Depuis 2006, principalement au Burundi et en Tanzanie, plus de 50 albinos ont été assassinés, des dizaines d’autres mutilés. La tête, les membres et les parties génitales coupés et emportés chez des sorciers.
La situation s'est calmée entre temps, le dernier crime officiellement signalé en Tanzanie datant de mars 2008. "Pas totalement, ici et là dans les villages, des embuscades et des mutilations sont signalées. Mais les albinos vivent dans la peur. Le plus difficile sera de retourner vivre chez nous", tempère le leader d'une association nouvelle dédiée aux victimes. "Mais quelque chose a irrémédiablement changé, conclut-il. Les gens commencent à comprendre que nous pouvons être défendus, que celui qui tue un albinos ne dormira jamais tranquille ».
Des médias engagés contre les sorciers. "Même si les fausses croyances demeurent intactes, nous nous sommes levés, le monde entier nous a encouragé pour dire que personne n'a le droit de nous tuer", estime un des responsables de la principale association tanzanienne (TAZ) des albinos, qui est l'un des rares du pays à avoir poussé les études jusqu'à l'université.
D'après lui, il y avait avant la mobilisation des sacrifices, évoqués de temps en temps dans les médias locaux, dans la rubrique des faits divers. "En fait, poursuit-il, ça ne faisait que renforcer les mythes autour du pouvoir surnaturel que nous sommes supposés posséder. Aucune punition, aucune dénonciation importante des rituels".
Depuis 2008, grâce à la maturité des associations de défense des droits de l'Homme ainsi qu'à leur insertion dans les réseaux internationaux, les médias et Internet se sont appropriés la question. C'est vite devenu une affaire prioritaire sur l'agenda politique et diplomatique. Depuis la tribune des Nations Unies à New York, on dénonce, on condamne.
La jeune ministre française des Droits de l'Homme se précipite au Burundi, débourse sur place 20 000 € pour un asile temporaire à la frontière tanzanienne. La photo en plan poitrine sur laquelle elle tient un enfant albinos a circulé dans toutes les gazette locales, brisé des frontières psychologiques dans des sociétés où beaucoup fuient toujours le contact physique avec un albinos. "Les autorités ont été mises dans l'obligation de nous protéger. Par ailleurs, on a senti un changement effectif dans le rapport quotidien que les gens ont avec nous", analyse le responsable associatif tanzanien.

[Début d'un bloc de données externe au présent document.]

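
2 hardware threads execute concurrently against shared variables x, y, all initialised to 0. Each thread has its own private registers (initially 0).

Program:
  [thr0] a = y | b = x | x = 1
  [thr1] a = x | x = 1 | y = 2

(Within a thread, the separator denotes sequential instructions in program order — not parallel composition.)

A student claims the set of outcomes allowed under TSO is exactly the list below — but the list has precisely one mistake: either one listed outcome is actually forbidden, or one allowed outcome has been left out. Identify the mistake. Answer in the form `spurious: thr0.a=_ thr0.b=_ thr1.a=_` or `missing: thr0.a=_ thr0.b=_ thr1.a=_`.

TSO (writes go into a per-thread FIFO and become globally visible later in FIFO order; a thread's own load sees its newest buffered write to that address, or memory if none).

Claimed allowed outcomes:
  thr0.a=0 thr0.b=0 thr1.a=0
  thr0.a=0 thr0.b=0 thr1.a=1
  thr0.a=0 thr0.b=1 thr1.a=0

missing: thr0.a=2 thr0.b=1 thr1.a=0

outcome vector order: (thr0.a,thr0.b,thr1.a)
under TSO → 000, 001, 010, 210
TSO∖claimed = {210}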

Education. James de Butombe, infirmier de profession et cousin d'albinos qu'il ne quitte plus par peur des dangers, explique: "Pour réussir la guerre contre les sorciers et les assassins, il faut éduquer leurs clients, les grands commerçants et les hommes politiques, leur expliquer que manger le sexe des albinos ne fait pas gagner les élections, que c'est une connerie. Ensuite, il faut aider ces enfants à aller à l'école, à devenir des grands hommes ».

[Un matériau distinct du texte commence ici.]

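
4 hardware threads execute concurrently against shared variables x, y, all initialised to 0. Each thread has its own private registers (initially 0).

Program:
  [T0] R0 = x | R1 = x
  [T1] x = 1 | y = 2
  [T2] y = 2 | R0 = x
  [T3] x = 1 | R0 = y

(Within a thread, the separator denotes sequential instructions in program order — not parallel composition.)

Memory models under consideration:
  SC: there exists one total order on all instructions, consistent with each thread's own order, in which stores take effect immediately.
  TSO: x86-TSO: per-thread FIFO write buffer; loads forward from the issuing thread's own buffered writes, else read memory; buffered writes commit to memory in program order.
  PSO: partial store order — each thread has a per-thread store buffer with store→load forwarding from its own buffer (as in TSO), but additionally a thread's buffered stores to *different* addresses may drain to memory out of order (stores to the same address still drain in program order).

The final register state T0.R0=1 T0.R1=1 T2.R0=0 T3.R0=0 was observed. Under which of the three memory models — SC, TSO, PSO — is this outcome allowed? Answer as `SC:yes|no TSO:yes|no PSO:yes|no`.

SC:no TSO:yes PSO:yes

outcome vector order: (T0.R0,T0.R1,T2.R0,T3.R0)
under SC → 0/0/0/2; 0/0/1/0; 0/0/1/2; 0/1/0/2; 0/1/1/0; 0/1/1/2; 1/1/0/2; 1/1/1/0; 1/1/1/2
under TSO → 0/0/0/0; 0/0/0/2; 0/0/1/0; 0/0/1/2; 0/1/0/0; 0/1/0/2; 0/1/1/0; 0/1/1/2; 1/1/0/0; 1/1/0/2; 1/1/1/0; 1/1/1/2
under PSO → 0/0/0/0; 0/0/0/2; 0/0/1/0; 0/0/1/2; 0/1/0/0; 0/1/0/2; 0/1/1/0; 0/1/1/2; 1/1/0/0; 1/1/0/2; 1/1/1/0; 1/1/1/2
target 1/1/0/0 ∈ {TSO,PSO}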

Même avis de Mokosi qui enseigne les sciences sociales à l'Université de Dar-es-Salam: "Il faut que nos sociétés apprennent à voir des albinos comme des gens normaux. Il faut lever tout ce qui les empêche d'aller à l'école, de travailler, de faire des affaires".
Le plus célèbre des albinos africains, le virtuose musical Salif Keita joue sur ce sujet un rôle incommensurable. Sa fondation agit concrètement, matériellement, pour protéger les personnes menacées, et propose de soutenir la recherche afin d'améliorer le bien-être quotidien des albinos. "Salif Keita est aussi notre symbole, affirme un fan de Mwanza en Tanzanie. Son charisme et sa médiatisation rendent, aux yeux de la société, notre corps plus familier, plus humain et moins étranger".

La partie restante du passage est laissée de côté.